Primal and strident, the rhythm of the music beat all around them, setting up a sympathetic vibration in her blood. As she inhaled a lungful of sweet smoke that tickled the roof of her mouth,
she glanced at Bash and he grinned back as if the last ten years had never happened.

‘Hard to resist, isn’t it?’

She nodded: it
was
hard to resist. She could smell raw
sans de sezi
in the air, and through the crowd caught a glimpse of a man – bright-eyed and ecstatic – leaning
against a wall as he laughed uproariously, his hands and mouth vividly stained orange from the narcotic spore.

‘Come on,’ urged Bash, grabbing her by the arm and pulling her into a tight knot of thrashing bodies gathered around a band performing with thunderingly loud amplification. A number
of the heaving, gyrating bodies around them wore so little clothing they might as well have gone naked for all the difference it made.

His broad, dark face split in a grin, Bash started to move in time with the beat, taking hold of her hand and whirling her around. She laughed, and just let the music take her, dancing for all
she was worth as he spun her around and around.
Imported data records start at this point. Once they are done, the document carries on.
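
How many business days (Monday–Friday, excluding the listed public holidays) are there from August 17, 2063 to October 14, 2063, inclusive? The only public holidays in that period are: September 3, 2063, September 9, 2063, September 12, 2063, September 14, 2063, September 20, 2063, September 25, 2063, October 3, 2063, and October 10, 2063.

August 17, 2063 is a Friday.
From August 17, 2063 to October 14, 2063 is 59 days inclusive.
59 = 7 × 8 + 3, so there are 8 full weeks plus 3 extra days.
Each full week contributes 5 weekdays (Mon–Fri): 8 × 5 = 40.
The 3 extra days are Fri, Sat, Sun — 1 of them qualifies.
Total: 40 + 1 = 41.
Holidays: September 3, 2063 (Mon); September 9, 2063 (Sun); September 12, 2063 (Wed); September 14, 2063 (Fri); September 20, 2063 (Thu); September 25, 2063 (Tue); October 3, 2063 (Wed); October 10, 2063 (Wed).
7 of the 8 holidays fall on weekdays; the rest are weekends and were already excluded.
Business days: 41 − 7 = 34.

34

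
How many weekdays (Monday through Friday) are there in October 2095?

October 1, 2095 is a Saturday.
From October 1, 2095 to October 31, 2095 is 31 days inclusive.
31 = 7 × 4 + 3, so there are 4 full weeks plus 3 extra days.
Each full week contributes 5 weekdays (Mon–Fri): 4 × 5 = 20.
The 3 extra days are Sat, Sun, Mon — 1 of them qualifies.
Total: 20 + 1 = 21.

21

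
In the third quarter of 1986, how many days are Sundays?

1 July 1986 is a Tuesday.
The range spans 92 days (inclusive of both endpoints).
92 = 7 × 13 + 1, so there are 13 full weeks plus 1 extra day.
Each full week contributes one Sunday: 13 so far.
The 1 extra day is Tue — none qualify.
Total: 13 + 0 = 13.

13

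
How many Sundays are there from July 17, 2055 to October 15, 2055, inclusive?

13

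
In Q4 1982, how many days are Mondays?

13

October 1, 1982 is a Friday.
That's 92 days from start to end, counting both.
92 = 7 × 13 + 1, so there are 13 full weeks plus 1 extra day.
Each full week contributes one Monday: 13 so far.
The 1 extra day is Friday — none qualify.
Total: 13 + 0 = 13.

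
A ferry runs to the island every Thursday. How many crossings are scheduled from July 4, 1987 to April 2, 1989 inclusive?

91 Thursdays

July 4, 1987 is a Saturday.
The range spans 639 days (inclusive of both endpoints).
639 = 7 × 91 + 2, so there are 91 full weeks plus 2 extra days.
Each full week contributes one Thursday: 91 so far.
The 2 extra days are Saturday, Sunday — none qualify.
Total: 91 + 0 = 91.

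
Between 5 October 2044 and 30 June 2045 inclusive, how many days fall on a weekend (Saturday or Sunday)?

76

5 October 2044 is a Wednesday.
From 5 October 2044 to 30 June 2045 is 269 days inclusive.
269 = 7 × 38 + 3, so there are 38 full weeks plus 3 extra days.
Each full week contributes 2 weekend days (Sat, Sun): 38 × 2 = 76.
The 3 extra days are Wed, Thu, Fri — none qualify.
Total: 76 + 0 = 76.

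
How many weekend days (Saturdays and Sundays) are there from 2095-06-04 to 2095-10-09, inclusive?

2095-06-04 is a Saturday.
That's 128 days from start to end, counting both.
128 = 7 × 18 + 2, so there are 18 full weeks plus 2 extra days.
Each full week contributes 2 weekend days (Sat, Sun): 18 × 2 = 36.
The 2 extra days are Sat, Sun — 2 of them qualify.
Total: 36 + 2 = 38.

38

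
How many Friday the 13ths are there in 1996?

2

The 13th falls on a Friday when the month's 13th has weekday Fri.
Jan 13 is Sat; Feb 13 is Tue; Mar 13 is Wed; Apr 13 is Sat; May 13 is Mon; Jun 13 is Thu; Jul 13 is Sat; Aug 13 is Tue; Sep 13 is Fri ✓; Oct 13 is Sun; Nov 13 is Wed; Dec 13 is Fri ✓.
Friday the 13ths: Sep, Dec.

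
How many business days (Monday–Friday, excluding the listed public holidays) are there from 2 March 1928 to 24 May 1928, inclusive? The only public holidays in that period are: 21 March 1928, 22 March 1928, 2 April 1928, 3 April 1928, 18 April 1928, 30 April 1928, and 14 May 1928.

2 March 1928 is a Friday.
The range spans 84 days (inclusive of both endpoints).
84 = 7 × 12, so the span is exactly 12 full weeks.
Each full week contributes 5 weekdays (Mon–Fri): 12 × 5 = 60.
Holidays: 21 March 1928 (Wed); 22 March 1928 (Thu); 2 April 1928 (Mon); 3 April 1928 (Tue); 18 April 1928 (Wed); 30 April 1928 (Mon); 14 May 1928 (Mon).
All 7 holidays fall on weekdays, so subtract 7.
Business days: 60 − 7 = 53.

53 business days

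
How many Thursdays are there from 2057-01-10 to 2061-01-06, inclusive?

209 Thursdays

2057-01-10 is a Wednesday.
The range spans 1458 days (inclusive of both endpoints).
1458 = 7 × 208 + 2, so there are 208 full weeks plus 2 extra days.
Each full week contributes one Thursday: 208 so far.
The 2 extra days are Wednesday, Thursday — 1 of them qualifies.
Total: 208 + 1 = 209.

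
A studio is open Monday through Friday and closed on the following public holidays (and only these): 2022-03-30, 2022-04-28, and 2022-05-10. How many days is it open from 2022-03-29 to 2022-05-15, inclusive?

2022-03-29 is a Tuesday.
The range spans 48 days (inclusive of both endpoints).
48 = 7 × 6 + 6, so there are 6 full weeks plus 6 extra days.
Each full week contributes 5 weekdays (Mon–Fri): 6 × 5 = 30.
The 6 extra days are Tue, Wed, Thu, Fri, Sat, Sun — 4 of them qualify.
Total: 30 + 4 = 34.
Holidays: 2022-03-30 (Wed); 2022-04-28 (Thu); 2022-05-10 (Tue).
All 3 holidays fall on weekdays, so subtract 3.
Business days: 34 − 3 = 31.

31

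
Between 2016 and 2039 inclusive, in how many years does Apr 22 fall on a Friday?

4

Day of week of April 22 in each year:
2016: Fri ✓, 2017: Sat, 2018: Sun, 2019: Mon, 2020: Wed, 2021: Thu, 2022: Fri ✓, 2023: Sat, 2024: Mon, 2025: Tue, 2026: Wed, 2027: Thu, 2028: Sat, 2029: Sun, 2030: Mon, 2031: Tue, 2032: Thu, 2033: Fri ✓, 2034: Sat, 2035: Sun, 2036: Tue, 2037: Wed, 2038: Thu, 2039: Fri ✓
Fridays: 2016, 2022, 2033, 2039.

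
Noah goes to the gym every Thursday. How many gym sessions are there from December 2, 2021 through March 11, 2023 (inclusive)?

67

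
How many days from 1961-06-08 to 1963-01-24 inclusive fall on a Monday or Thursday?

171

1961-06-08 is a Thursday.
The range spans 596 days (inclusive of both endpoints).
596 = 7 × 85 + 1, so there are 85 full weeks plus 1 extra day.
Each full week contributes 2 days from the set (Mon, Thu): 85 × 2 = 170.
The 1 extra day is Thu — 1 of them qualifies.
Total: 170 + 1 = 171.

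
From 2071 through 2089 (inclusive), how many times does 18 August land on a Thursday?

3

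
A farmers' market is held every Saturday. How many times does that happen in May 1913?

5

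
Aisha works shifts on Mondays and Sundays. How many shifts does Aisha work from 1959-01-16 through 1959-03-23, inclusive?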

Then he lost his grip on her and she was immediately swallowed up by the warm, glistening bodies that pressed in all around. Another reveller caught hold of her outstretched hand, pulling her
close to him as they moved together, his eyes shining as his hips moved against her. For the first time in what felt like a very, very long time, she felt a flush of desire, for the warmth of
another body pressed tightly against her own.

But then she remembered why they had come here.

She flashed her newfound dancing partner a regretful smile, then pushed her way through the crowd until she found Bash again, drawing him out of the crush of bodies into a less crowded
sidestreet.

‘What do I keep telling you?’ said Bash, panting from his exertions. ‘You need to loosen up, Dakota. Cut yourself some slack.’

‘We’re here for a reason,’ she said firmly. ‘Remember?’

He cast a rueful glance towards the carnival throng. Thousands of lanterns had just been released, drifting up towards the mouth of the chasm on rising currents of warm air.

‘I remember,’ he replied. ‘I just hoped I might be able to change your mind about your . . . plans.’

She sighed. ‘We already talked about that.’

‘I know, but . . .’ He looked as if he was about to continue, but instead let out a dramatic sigh. He made a slicing gesture with the side of his hand which suggested
lead
on
. They made their way down a street that was both empty and dark.

Amuza Urbo was a purposely low-tech settlement, one of dozens scattered all across Jarô that deliberately made do without data-nets. Jarô itself was a world that people came to
because they were running away from something, or because they wanted to reinvent themselves, or often both – the same purpose Kjæregrønnested had once fulfilled for Dakota when
she had first become Megan Jacinth. And reinvention was something she had gained some expertise in.

She had hoped that by pretending she was someone else – by taking on the name of a dead girl – she could escape her past self. But now she understood more than ever that she was, and
always had been, Dakota Merrick.

They came eventually to an apartment building that looked as if it had half melted. Its walls sagged artfully, the corners twisting where they met the ground.